What you want to do goes first – even if it needs fewer points
Published 21/01/2014 | 05:38
ENNISCORTHY-BASED career-guidance consultant Seamus Whitney is currently receiving panic-stricken calls from parents worried about their son or daughter's CAO form choices.
The Central Applications Office announces February 1 as the closing date for receipt of applications but that is an artificial deadline according to Seamus, whose busiest time of year is between Christmas and July 1, which is the last day on which changes can be made to a CAO form.
'In 90% of cases, students don't have to meet the February 1 deadline. You can apply up to May 1. It costs a little bit extra but you don't lose out,' he said.
There are some exceptions and these are mostly for performance arts courses which require students to attend auditions, usually held around March.
'If you miss that deadline, you miss out,' he said.
When it comes to filling out a CAO form, Seamus estimates that, in his experience, at least nine out of 10 students don't fully understand how it works. 'They think they can cherry pick courses depending on their points but that's not the case. You only get one offer,' he said.
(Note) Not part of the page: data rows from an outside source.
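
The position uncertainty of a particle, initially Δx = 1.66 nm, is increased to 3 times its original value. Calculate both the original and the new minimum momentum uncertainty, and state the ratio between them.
Original Δp_min = 3.176 × 10^-26 kg·m/s; new Δp'_min = 1.059 × 10^-26 kg·m/s; ratio Δp'_min/Δp_min = 1/3.

From the uncertainty principle ΔxΔp ≥ ℏ/2, the minimum momentum uncertainty is Δp_min = ℏ/(2Δx).

Original (Δx = 1.66 nm = 1.660e-09 m):
Δp_min = (1.055e-34 J·s)/(2 × 1.660e-09 m) = 3.176e-26 kg·m/s

When Δx → 3Δx:
Δp'_min = ℏ/(2 × 3Δx) = (1/3) × ℏ/(2Δx) = (1/3) × Δp_min
Δp'_min = 1/3 × 3.176e-26 kg·m/s = 1.059e-26 kg·m/s

Since Δp_min ∝ 1/Δx, when Δx is increased to 3 times its original value, Δp_min decreases to 1/3 of its original value.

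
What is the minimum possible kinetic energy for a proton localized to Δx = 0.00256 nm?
791.542 meV

Localizing a particle requires giving it sufficient momentum uncertainty:

1. From uncertainty principle: Δp ≥ ℏ/(2Δx)
   Δp_min = (1.055e-34 J·s) / (2 × 2.560e-12 m)
   Δp_min = 2.060e-23 kg·m/s

2. This momentum uncertainty corresponds to kinetic energy:
   KE ≈ (Δp)²/(2m) = (2.060e-23)²/(2 × 1.673e-27 kg)
   KE = 1.268e-19 J = 791.542 meV

Tighter localization requires more energy.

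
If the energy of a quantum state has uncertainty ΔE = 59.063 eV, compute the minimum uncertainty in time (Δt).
5.572 as

Using the energy-time uncertainty principle:
ΔEΔt ≥ ℏ/2

The minimum uncertainty in time is:
Δt_min = ℏ/(2ΔE)
Δt_min = (1.055e-34 J·s) / (2 × 9.463e-18 J)
Δt_min = 5.572e-18 s = 5.572 as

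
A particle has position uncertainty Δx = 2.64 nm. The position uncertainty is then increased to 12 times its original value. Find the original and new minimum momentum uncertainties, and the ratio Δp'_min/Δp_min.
Original Δp_min = 1.997 × 10^-26 kg·m/s; new Δp'_min = 1.664 × 10^-27 kg·m/s; ratio Δp'_min/Δp_min = 1/12.

From the uncertainty principle ΔxΔp ≥ ℏ/2, the minimum momentum uncertainty is Δp_min = ℏ/(2Δx).

Original (Δx = 2.64 nm = 2.640e-09 m):
Δp_min = (1.055e-34 J·s)/(2 × 2.640e-09 m) = 1.997e-26 kg·m/s

When Δx → 12Δx:
Δp'_min = ℏ/(2 × 12Δx) = (1/12) × ℏ/(2Δx) = (1/12) × Δp_min
Δp'_min = 1/12 × 1.997e-26 kg·m/s = 1.664e-27 kg·m/s

Since Δp_min ∝ 1/Δx, when Δx is increased to 12 times its original value, Δp_min decreases to 1/12 of its original value.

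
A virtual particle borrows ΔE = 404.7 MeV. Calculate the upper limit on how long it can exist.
8.132 × 10^-25 s

Using the energy-time uncertainty principle:
ΔEΔt ≥ ℏ/2

For a virtual particle borrowing energy ΔE, the maximum lifetime is:
Δt_max = ℏ/(2ΔE)

Converting energy:
ΔE = 404.7 MeV = 6.484e-11 J

Δt_max = (1.055e-34 J·s) / (2 × 6.484e-11 J)
Δt_max = 8.132e-25 s = 8.132 × 10^-25 s

Virtual particles with higher borrowed energy exist for shorter times.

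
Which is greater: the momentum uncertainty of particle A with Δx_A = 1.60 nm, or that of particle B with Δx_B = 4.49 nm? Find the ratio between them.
Particle A has the larger minimum momentum uncertainty, by a factor of 2.81.

For each particle, the minimum momentum uncertainty is Δp_min = ℏ/(2Δx):

Particle A: Δp_A = ℏ/(2×1.600e-09 m) = 3.296e-26 kg·m/s
Particle B: Δp_B = ℏ/(2×4.490e-09 m) = 1.174e-26 kg·m/s

Ratio: Δp_A/Δp_B = 2.81

Since Δp_min ∝ 1/Δx, the particle with smaller position uncertainty (A) has larger momentum uncertainty.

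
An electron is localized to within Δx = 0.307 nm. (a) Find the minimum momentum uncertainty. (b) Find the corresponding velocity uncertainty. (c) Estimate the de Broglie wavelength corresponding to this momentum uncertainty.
(a) Δp_min = 1.718 × 10^-25 kg·m/s
(b) Δv_min = 188.547 km/s
(c) λ_dB = 3.858 nm

Step-by-step:

(a) From the uncertainty principle:
Δp_min = ℏ/(2Δx) = (1.055e-34 J·s)/(2 × 3.070e-10 m) = 1.718e-25 kg·m/s

(b) The velocity uncertainty:
Δv = Δp/m = (1.718e-25 kg·m/s)/(9.109e-31 kg) = 1.885e+05 m/s = 188.547 km/s

(c) The de Broglie wavelength for this momentum:
λ = h/p = (6.626e-34 J·s)/(1.718e-25 kg·m/s) = 3.858e-09 m = 3.858 nm

Note: The de Broglie wavelength is comparable to the localization size, as expected from wave-particle duality.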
For that reason, students need to be very discerning about their first choice because if they get the required points, that's the course they will be offered.
'If you really want to do a certain course and it requires 400 points, put that first even if you think you'll get 600 points,' he said.
The mistake that many students make is they put higher-points courses at the top of the list, leaving their preferred choice in third, fourth or fifth place.
'If you understand the CAO form, it can work for you but if you don't, it can be a disaster,' said Seamus, who opened his guidance consultancy 15 years ago.
Failing to fill out the form according to real preferences results in three out of 10 first-year college students either dropping out or failing first year.
This is because they end up on a course that doesn't suit them.
Seamus uses the analogy of a parent asking a child to write a Christmas present wish list, to explain the concept.
'You wouldn't guarantee them everything they asked for but you'd encourage them to put the things they wanted the most at the top of the list and to work back from there.'
The CAO form contains a list of preferences for Level 8 (Degree), Level 7 (Ordinary Degree) and Level 6 (Certificate) courses. Some students lose interest as they move further down the tables and either fill in random courses or leave them blank.
But even when setting your sights on a Level 8 course, it is wise to put some thought into suitable Level 7 and Level 6 course alternatives, in case things don't work out according to plan.
After your initial application, there will be opportunities to change your choices as often as you like for free from May 5. The final date for changing your mind is on July 1, after the Leaving Cert results come out.
Seamus encourages parents to talk to their children about preferences. 'In a high percentage of cases, students are allowed to fill in the form on their own and parents don't know what their choices are until it's too late.'.
Also, too many students are overly influenced by what their friends are doing.
'In some cases, they are more interested in where they are going than what they are doing. I think that's a recipe for disaster,' said Seamus.
There are options on the CAO list that Seamus regards as 'hobby' courses.
Among them, in his view, are subjects like sports science and equestrian science.
'Someone is interested in sport and they think I'll do Sports Science but there is no job at the end of it unless they become a self-employed coach.'
'Focus on something that's going to give you the means to sustain yourself in the world,' said Seamus.